This week I’ve been reading news from Afghanistan in a spirit of…I guess the best word is repentance.
In the process I’ve found some fascinating sources. Al Jazeera has an entire Afghanistan page. Ariana News is, I think, the leading TV news medium within Afghanistan; the Daily Outlook Afghanistan claims to be the country’s “leading independent newspaper.” I read them all and look at the photos and run place names through Google Maps to see where they are and what kinds of public buildings live there.
Here are two things I’ve found.
First, Afghanistan is more than I thought, way more. In a small eastern city I noticed a pharmacy, a shoe store, a mall, a cellphone store, a barbecue joint. A photo from Kabul depicts a Taliban fighter in the street, next to a passing (shiny, new?) car. I’m embarrassed that those images shock me. I’ve spent too much time watching American media, which have me hearing Afghanistan and thinking vast desert waste. On top of that, well beyond Taliban fighters and warlords and corrupt officials, there are millions of Afghans who have tasted freedom and are hell-bent on preserving it. Every place is more complicated than it looks in the news.

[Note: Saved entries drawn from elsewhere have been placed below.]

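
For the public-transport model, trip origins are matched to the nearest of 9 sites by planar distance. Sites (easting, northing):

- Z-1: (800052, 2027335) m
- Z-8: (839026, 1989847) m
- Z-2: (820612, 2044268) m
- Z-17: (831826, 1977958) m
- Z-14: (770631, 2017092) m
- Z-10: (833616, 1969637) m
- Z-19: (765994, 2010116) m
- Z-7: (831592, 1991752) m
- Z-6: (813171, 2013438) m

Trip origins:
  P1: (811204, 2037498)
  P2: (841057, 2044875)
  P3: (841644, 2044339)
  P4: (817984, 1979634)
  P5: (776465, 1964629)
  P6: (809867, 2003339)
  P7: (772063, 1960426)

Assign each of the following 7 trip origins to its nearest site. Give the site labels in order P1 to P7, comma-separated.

P1 → Z-2 (d²=134343364.00)
P2 → Z-2 (d²=418366474.00)
P3 → Z-2 (d²=442350065.00)
P4 → Z-17 (d²=194409940.00)
P5 → Z-19 (d²=2178709010.00)
P6 → Z-6 (d²=112906217.00)
P7 → Z-19 (d²=2505928861.00)

Z-2, Z-2, Z-2, Z-17, Z-19, Z-6, Z-19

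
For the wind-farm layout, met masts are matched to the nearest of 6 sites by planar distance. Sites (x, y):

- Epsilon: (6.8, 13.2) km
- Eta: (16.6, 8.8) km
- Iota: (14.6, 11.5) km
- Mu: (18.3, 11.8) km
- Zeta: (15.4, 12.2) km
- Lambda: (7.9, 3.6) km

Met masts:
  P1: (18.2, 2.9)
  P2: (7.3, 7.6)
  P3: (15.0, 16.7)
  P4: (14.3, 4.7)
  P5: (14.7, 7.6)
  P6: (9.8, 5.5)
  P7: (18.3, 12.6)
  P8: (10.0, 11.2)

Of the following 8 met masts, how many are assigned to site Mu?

1

P1 → Eta
P2 → Lambda
P3 → Zeta
P4 → Eta
P5 → Eta
P6 → Lambda
P7 → Mu
P8 → Epsilon
1 of the 8 goes to Mu.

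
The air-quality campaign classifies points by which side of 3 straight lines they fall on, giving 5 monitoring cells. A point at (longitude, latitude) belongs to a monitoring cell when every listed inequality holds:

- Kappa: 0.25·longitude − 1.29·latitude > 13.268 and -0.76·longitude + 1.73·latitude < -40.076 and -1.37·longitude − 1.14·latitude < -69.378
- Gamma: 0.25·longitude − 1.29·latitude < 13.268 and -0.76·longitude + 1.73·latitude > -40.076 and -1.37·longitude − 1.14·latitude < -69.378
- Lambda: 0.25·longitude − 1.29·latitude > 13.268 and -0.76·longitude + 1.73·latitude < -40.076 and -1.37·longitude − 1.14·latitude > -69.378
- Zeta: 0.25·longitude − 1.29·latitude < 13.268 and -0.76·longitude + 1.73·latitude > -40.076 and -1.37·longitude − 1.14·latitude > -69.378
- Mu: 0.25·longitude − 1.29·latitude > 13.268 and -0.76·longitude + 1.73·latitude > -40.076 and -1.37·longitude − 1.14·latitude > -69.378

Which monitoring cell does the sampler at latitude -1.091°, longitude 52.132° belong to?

Kappa

0.25·52.132 − 1.29·-1.091 = 14.440, which is > 13.268
-0.76·52.132 + 1.73·-1.091 = -41.508, which is < -40.076
-1.37·52.132 − 1.14·-1.091 = -70.177, which is < -69.378
This sign pattern matches Kappa.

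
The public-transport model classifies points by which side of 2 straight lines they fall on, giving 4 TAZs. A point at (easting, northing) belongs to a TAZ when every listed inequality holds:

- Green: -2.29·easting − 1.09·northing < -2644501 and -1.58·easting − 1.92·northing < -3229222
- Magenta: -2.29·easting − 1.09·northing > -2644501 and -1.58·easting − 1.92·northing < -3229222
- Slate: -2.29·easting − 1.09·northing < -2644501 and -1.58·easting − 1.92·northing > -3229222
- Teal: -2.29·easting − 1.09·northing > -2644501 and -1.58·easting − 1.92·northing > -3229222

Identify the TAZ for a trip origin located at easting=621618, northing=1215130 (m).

Green

-2.29·621618 − 1.09·1215130 = -2747996.920, which is < -2644501
-1.58·621618 − 1.92·1215130 = -3315206.040, which is < -3229222
This sign pattern matches Green.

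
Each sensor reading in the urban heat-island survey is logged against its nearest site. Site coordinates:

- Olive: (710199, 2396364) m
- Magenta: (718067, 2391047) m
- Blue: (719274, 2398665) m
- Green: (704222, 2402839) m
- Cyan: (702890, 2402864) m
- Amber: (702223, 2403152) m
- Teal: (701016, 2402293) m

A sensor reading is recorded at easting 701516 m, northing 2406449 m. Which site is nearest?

Squared distances to each site:
Olive: 177101714.000; Magenta: 511157205.000; Blue: 375937220.000; Green: 20354536.000; Cyan: 14740101.000; Amber: 11370058.000; Teal: 17522336.000.
Minimum at Amber.

Amber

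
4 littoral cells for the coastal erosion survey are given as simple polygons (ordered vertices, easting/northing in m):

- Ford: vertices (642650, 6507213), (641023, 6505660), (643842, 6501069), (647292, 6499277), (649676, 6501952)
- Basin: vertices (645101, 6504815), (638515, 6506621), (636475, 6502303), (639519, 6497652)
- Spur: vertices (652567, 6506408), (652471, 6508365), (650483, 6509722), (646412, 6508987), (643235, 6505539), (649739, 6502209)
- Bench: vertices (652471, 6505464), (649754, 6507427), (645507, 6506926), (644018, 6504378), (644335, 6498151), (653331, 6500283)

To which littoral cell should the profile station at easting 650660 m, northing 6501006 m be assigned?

Bench

Cast a ray rightward from (650660, 6501006). For each polygon, the edges (by vertex number in listed order) whose endpoints lie on opposite sides of northing = 6501006, where each meets that height, and whether that is right or left of the point:
Ford: 3–4 at easting≈643963.3 (left), 4–5 at easting≈648832.9 (left) → 0 crossings.
Basin: 3–4 at easting≈637323.9 (left), 4–1 at easting≈642132.7 (left) → 0 crossings.
Spur: no edge straddles that height → 0 crossings.
Bench: 4–5 at easting≈644189.7 (left), 6–1 at easting≈653211.0 (right) → 1 crossing.
Only Bench has an odd count, so the point is inside Bench.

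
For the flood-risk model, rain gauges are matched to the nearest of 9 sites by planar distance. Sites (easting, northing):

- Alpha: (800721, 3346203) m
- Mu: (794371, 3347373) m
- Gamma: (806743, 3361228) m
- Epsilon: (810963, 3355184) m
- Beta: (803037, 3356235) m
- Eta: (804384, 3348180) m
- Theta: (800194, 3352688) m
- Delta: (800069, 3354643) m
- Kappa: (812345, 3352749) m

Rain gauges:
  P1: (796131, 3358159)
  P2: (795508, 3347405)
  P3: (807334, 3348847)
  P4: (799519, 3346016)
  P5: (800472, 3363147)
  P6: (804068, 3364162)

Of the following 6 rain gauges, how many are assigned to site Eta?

P1 → Delta
P2 → Mu
P3 → Eta
P4 → Alpha
P5 → Gamma
P6 → Gamma
1 of the 6 goes to Eta.

1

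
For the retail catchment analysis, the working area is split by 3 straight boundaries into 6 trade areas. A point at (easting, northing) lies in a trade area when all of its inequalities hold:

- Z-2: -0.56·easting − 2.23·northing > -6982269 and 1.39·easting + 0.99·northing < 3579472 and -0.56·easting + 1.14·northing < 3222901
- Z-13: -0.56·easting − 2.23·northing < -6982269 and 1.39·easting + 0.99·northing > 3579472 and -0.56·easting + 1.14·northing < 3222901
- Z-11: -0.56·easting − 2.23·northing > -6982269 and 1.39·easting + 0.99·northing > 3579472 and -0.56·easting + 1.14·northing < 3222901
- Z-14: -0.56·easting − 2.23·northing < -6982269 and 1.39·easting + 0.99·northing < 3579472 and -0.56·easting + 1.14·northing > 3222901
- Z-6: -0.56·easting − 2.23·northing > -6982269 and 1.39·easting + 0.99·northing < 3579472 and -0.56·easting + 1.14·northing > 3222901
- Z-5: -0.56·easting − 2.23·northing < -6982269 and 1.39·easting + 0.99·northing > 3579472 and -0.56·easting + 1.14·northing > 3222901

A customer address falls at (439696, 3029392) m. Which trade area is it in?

-0.56·439696 − 2.23·3029392 = -7001773.920, which is < -6982269
1.39·439696 + 0.99·3029392 = 3610275.520, which is > 3579472
-0.56·439696 + 1.14·3029392 = 3207277.120, which is < 3222901
This sign pattern matches Z-13.

Z-13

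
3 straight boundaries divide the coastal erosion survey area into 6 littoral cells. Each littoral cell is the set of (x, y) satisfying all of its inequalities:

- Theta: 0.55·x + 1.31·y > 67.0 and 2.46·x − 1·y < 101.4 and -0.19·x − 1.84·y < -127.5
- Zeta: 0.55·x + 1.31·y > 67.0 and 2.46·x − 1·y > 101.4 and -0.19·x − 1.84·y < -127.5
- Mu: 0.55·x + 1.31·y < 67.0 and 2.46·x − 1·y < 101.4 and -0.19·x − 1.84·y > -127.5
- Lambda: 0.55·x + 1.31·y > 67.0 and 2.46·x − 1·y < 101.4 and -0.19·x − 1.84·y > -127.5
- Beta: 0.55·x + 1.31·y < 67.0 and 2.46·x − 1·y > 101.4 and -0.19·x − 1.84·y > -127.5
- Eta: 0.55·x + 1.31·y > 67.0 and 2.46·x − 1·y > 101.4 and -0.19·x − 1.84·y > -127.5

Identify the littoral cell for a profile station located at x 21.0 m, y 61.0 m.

0.55·21.0 + 1.31·61.0 = 91.460, which is > 67.0
2.46·21.0 − 1·61.0 = -9.340, which is < 101.4
-0.19·21.0 − 1.84·61.0 = -116.230, which is > -127.5
This sign pattern matches Lambda.

Lambda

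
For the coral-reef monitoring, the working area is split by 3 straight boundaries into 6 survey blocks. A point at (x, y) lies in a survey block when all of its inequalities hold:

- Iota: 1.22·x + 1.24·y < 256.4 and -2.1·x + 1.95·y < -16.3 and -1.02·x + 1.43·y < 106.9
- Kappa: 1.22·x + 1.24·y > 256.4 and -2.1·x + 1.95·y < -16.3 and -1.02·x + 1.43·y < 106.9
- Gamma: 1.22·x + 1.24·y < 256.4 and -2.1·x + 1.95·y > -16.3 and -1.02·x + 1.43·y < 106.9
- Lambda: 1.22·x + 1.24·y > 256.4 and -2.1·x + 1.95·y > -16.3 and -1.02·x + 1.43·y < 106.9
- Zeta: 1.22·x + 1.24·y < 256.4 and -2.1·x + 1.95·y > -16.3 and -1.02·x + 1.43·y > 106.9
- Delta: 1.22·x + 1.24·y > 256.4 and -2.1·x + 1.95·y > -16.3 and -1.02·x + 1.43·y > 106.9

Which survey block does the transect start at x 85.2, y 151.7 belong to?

Delta

1.22·85.2 + 1.24·151.7 = 292.052, which is > 256.4
-2.1·85.2 + 1.95·151.7 = 116.895, which is > -16.3
-1.02·85.2 + 1.43·151.7 = 130.027, which is > 106.9
This sign pattern matches Delta.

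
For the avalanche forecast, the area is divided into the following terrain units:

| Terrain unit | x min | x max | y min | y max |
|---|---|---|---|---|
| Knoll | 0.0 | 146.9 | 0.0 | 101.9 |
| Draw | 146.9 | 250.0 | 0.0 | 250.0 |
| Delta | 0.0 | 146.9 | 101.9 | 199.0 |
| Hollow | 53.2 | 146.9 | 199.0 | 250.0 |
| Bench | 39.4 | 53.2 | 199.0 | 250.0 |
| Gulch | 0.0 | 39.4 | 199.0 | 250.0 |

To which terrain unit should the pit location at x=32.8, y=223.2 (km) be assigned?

Gulch

The point has x = 32.8 and y = 223.2.
Only Gulch satisfies 0.0 ≤ x ≤ 39.4 and 199.0 ≤ y ≤ 250.0.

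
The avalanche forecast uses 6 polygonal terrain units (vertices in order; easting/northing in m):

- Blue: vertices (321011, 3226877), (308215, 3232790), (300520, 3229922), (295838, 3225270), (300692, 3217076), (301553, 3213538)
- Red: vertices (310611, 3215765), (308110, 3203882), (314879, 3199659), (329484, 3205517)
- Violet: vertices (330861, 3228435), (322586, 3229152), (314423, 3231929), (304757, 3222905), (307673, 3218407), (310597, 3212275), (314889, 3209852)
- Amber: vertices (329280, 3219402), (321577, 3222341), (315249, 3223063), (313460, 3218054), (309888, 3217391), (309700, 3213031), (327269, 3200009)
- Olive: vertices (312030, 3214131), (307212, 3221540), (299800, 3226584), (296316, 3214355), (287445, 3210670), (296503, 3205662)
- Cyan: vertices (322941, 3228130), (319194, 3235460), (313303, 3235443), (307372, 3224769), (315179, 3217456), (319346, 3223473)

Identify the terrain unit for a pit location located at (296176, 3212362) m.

Cast a ray rightward from (296176, 3212362). For each polygon, the edges (by vertex number in listed order) whose endpoints lie on opposite sides of northing = 3212362, where each meets that height, and whether that is right or left of the point:
Blue: no edge straddles that height → 0 crossings.
Red: 1–2 at easting≈309894.8 (right), 4–1 at easting≈316878.1 (right) → 2 crossings.
Violet: 5–6 at easting≈310555.5 (right), 7–1 at easting≈317046.3 (right) → 2 crossings.
Amber: 6–7 at easting≈310602.6 (right), 7–1 at easting≈328550.0 (right) → 2 crossings.
Olive: 4–5 at easting≈291518.2 (left), 6–1 at easting≈308786.7 (right) → 1 crossing.
Cyan: no edge straddles that height → 0 crossings.
Only Olive has an odd count, so the point is inside Olive.

Olive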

The other sense I get is that, today at least, the whole country is poised, teetering, atop a knife point. One article noted that Kabul residents are “mostly satisfied” with the security and normality that have returned to the capital in the last day or so. Another cites a UN threat assessment that the Taliban—contrary to the shiny new image they’re trying to portray—are searching door-to-door for Afghans who worked with the US or NATO. Revenge is an obvious motive. Meanwhile, this lovely personal essay describes the terror that the author hears from many Afghans, especially women, including his girlfriend.
It sounds, right now, as though no one knows which version of the Taliban they’ll get. Or…maybe every Afghan bloody well knows, and they’re just waiting for the other shoe to drop.
I mentioned repentance. I know there’s a lot of blame to go around for the Taliban takeover. I also know that most of us, individually, can do next to nothing about world situations. But I can’t help thinking: I’ve had 20 years to pay attention and I didn’t. This isn’t about me right now, not even close, so you’ll hear no rants about my sense of shame, etc. All I can do right now is turn—which is what repentance is, a turning of the heart—and pay attention now.